約1年前にME/CFSと診断され、闘病を続ける鈴木珠生さん(左から2人目)。理解ある友人らの存在は心の支えだ=5月中旬、静岡市葵区
約1年前にME/CFSと診断され、闘病を続ける鈴木珠生さん(左から2人目)。理解ある友人らの存在は心の支えだ=5月中旬、静岡市葵区

 鈴木さんが体調の異変を感じ始めたのは、保険外交員として自転車で営業をこなす活発な生活を送っていた2020年末ごろ。自宅の照明やテレビの音が過度にまぶしく、うるさく感じるようになった。春先には長引く微熱や異常な疲労感に襲われた。通い慣れた顧客の家までの道に迷い、「骨を重機でひかれているような重さと痛みを感じることもあった」。
 婦人科や泌尿器科、心臓クリニックを転々としたものの、異常は見つからなかった。1年前に40度近い熱が出て、発熱外来を受診したが新型コロナウイルスは陰性。そこから一気に悪化し、家族のかかりつけ医の紹介で訪れた神経内科で初めて「慢性疲労症候群」の病名を聞いた。夫の良朗さん(63)は治療法のない病気に「ゴールが見えず、どうすればいいか不安になった」と当時の心境を語る。
 障害者手帳の交付申請などで市役所を訪れても病名を知らない職員ばかり。行く先々で病状を説明した。それでも、鈴木さんは理解ある家族や友人がいることや、発症から約半年で診断にたどり着き、身体障害者手帳を得られたことを「ラッキーだった」と言う。SNSなどで、何年も診断にたどり着かない、適切な支援に結び付かないという人がいると知ったからだ。
 団体は「心身の苦難をなくし、人としての生活の質を上げる」という思いから「ME/CFSクオリティ向上委員会」と命名した。メールを通じて同じ病気を抱える患者らの声を聞き、自身の経験を伝える場にする。患者同士の意見交換会や啓発イベントの開催も目指すという。
 手探りで始まった活動だが「何でもやってみないと分からない。きっと良い奇跡が起きると思う」。鈴木さんは力強く言い切った。

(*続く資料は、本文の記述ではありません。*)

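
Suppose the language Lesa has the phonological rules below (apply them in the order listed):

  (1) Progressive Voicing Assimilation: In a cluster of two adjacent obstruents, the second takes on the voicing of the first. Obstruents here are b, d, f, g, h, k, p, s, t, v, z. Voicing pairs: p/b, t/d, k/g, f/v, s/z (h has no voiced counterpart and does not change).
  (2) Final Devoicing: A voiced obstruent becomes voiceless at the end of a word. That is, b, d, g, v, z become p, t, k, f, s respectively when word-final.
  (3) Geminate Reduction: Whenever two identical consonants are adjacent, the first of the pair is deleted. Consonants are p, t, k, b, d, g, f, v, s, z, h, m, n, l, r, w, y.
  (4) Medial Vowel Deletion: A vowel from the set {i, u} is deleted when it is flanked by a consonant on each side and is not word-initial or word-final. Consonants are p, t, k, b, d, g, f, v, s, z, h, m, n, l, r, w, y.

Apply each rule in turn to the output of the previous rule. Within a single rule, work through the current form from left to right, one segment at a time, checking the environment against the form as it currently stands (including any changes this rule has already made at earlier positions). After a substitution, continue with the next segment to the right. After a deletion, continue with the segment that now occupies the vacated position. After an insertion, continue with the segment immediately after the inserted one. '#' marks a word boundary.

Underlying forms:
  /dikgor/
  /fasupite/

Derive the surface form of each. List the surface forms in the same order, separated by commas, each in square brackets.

[dkor], [faspte]

/dikgor/:
  (1) Progressive Voicing Assimilation: [dikgor] → [dikkor]
  (2) Final Devoicing: no change — [dikkor]
  (3) Geminate Reduction: [dikkor] → [dikor]
  (4) Medial Vowel Deletion: [dikor] → [dkor]
/fasupite/:
  (1) Progressive Voicing Assimilation: no change — [fasupite]
  (2) Final Devoicing: no change — [fasupite]
  (3) Geminate Reduction: no change — [fasupite]
  (4) Medial Vowel Deletion: [fasupite] → [faspte]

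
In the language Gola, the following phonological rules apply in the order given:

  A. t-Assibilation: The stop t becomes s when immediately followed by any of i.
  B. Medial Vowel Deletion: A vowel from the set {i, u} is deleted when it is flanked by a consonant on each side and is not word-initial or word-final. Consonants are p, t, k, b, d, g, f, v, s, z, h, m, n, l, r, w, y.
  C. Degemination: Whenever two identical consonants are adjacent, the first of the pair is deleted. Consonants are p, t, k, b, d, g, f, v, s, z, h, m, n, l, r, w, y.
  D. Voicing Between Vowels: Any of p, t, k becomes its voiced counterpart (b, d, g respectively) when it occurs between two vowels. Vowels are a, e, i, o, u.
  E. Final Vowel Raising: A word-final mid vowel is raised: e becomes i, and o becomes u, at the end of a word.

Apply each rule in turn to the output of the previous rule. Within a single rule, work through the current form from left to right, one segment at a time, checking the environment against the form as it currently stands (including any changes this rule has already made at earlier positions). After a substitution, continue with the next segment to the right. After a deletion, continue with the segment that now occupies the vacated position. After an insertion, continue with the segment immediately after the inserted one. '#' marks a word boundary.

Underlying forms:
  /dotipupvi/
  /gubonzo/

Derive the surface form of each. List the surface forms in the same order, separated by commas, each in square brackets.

/dotipupvi/:
  A t-Assibilation: [dotipupvi] → [dosipupvi]
  B Medial Vowel Deletion: [dosipupvi] → [dosppvi]
  C Degemination: [dosppvi] → [dospvi]
  D Voicing Between Vowels: no change — [dospvi]
  E Final Vowel Raising: no change — [dospvi]
/gubonzo/:
  A t-Assibilation: no change — [gubonzo]
  B Medial Vowel Deletion: [gubonzo] → [gbonzo]
  C Degemination: no change — [gbonzo]
  D Voicing Between Vowels: no change — [gbonzo]
  E Final Vowel Raising: [gbonzo] → [gbonzu]

[dospvi], [gbonzu]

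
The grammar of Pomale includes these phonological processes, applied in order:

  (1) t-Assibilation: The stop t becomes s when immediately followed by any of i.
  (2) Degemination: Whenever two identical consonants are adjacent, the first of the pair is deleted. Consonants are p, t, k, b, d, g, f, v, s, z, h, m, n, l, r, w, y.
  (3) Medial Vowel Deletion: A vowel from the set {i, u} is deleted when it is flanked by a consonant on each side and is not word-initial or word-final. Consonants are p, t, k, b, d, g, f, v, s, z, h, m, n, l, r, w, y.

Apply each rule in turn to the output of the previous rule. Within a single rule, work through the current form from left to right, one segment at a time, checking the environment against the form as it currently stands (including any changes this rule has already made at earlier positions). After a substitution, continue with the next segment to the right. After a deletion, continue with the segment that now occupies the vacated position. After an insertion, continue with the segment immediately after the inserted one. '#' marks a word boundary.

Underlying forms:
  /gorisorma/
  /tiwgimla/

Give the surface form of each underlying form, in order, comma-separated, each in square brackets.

/gorisorma/:
  (1) t-Assibilation: no change — [gorisorma]
  (2) Degemination: no change — [gorisorma]
  (3) Medial Vowel Deletion: [gorisorma] → [gorsorma]
/tiwgimla/:
  (1) t-Assibilation: [tiwgimla] → [siwgimla]
  (2) Degemination: no change — [siwgimla]
  (3) Medial Vowel Deletion: [siwgimla] → [swgmla]

[gorsorma], [swgmla]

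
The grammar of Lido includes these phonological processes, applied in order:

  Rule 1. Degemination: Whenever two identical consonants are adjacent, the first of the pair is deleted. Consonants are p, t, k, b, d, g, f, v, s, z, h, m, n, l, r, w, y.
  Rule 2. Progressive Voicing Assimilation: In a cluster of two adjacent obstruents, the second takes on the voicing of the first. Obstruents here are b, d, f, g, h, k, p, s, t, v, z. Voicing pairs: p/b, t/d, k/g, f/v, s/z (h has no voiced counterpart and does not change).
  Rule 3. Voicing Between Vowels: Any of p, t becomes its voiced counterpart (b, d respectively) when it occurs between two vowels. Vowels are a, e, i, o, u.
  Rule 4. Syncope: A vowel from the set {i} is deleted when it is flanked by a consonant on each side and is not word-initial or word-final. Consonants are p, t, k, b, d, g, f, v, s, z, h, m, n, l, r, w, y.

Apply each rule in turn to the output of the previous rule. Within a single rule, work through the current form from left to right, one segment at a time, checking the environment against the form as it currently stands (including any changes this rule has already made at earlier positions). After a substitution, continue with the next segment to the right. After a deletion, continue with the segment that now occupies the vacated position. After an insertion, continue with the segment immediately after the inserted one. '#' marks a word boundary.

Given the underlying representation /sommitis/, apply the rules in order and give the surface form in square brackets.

[somds]

Rule 1 Degemination: [sommitis] → [somitis]
Rule 2 Progressive Voicing Assimilation: no change — [somitis]
Rule 3 Voicing Between Vowels: [somitis] → [somidis]
Rule 4 Syncope: [somidis] → [somds]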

 団体のメールアドレスは<quality.mecfs11@gmail.com>

 ■「症状感じたら受診を」国立精神・神経医療研究センター 山村隆免疫研究部長
 ME/CFSは、健康だった人が突然激しい倦怠感などに襲われ、少なくとも半年以上、症状が続く。休養しても回復せず、重症例では生活全般において介護が必要な状態となり得る。
 国内の患者は10万~30万人とされる。原因は不明で国内に専門医は少なく、治療法は確立されていない。寝たきりだった患者が数年後には社会復帰できたケースもある一方、発症初期に無理を重ねるなどすると全く改善しないなど、回復の程度はさまざまという。
 東京都小平市の国立精神・神経医療研究センター神経研究所の山村隆免疫研究部長(神経内科)によると、ME/CFSはウイルス感染を機に起こるケースが半数以上。新型コロナウイルス感染後に発症したと考えざるを得ないケースも多く、コロナ後遺症との関連も指摘されている。
 その病名から「疲れがたまっている」「精神の病」などと誤解や偏見を受けやすく、正しく理解していない医師もいるのが現状。山村部長は、新型コロナの後遺症に悩む患者や家族が症状などからME/CFSの可能性を感じたら、「共感し、診療してくれる医師を探すべき」と強調した。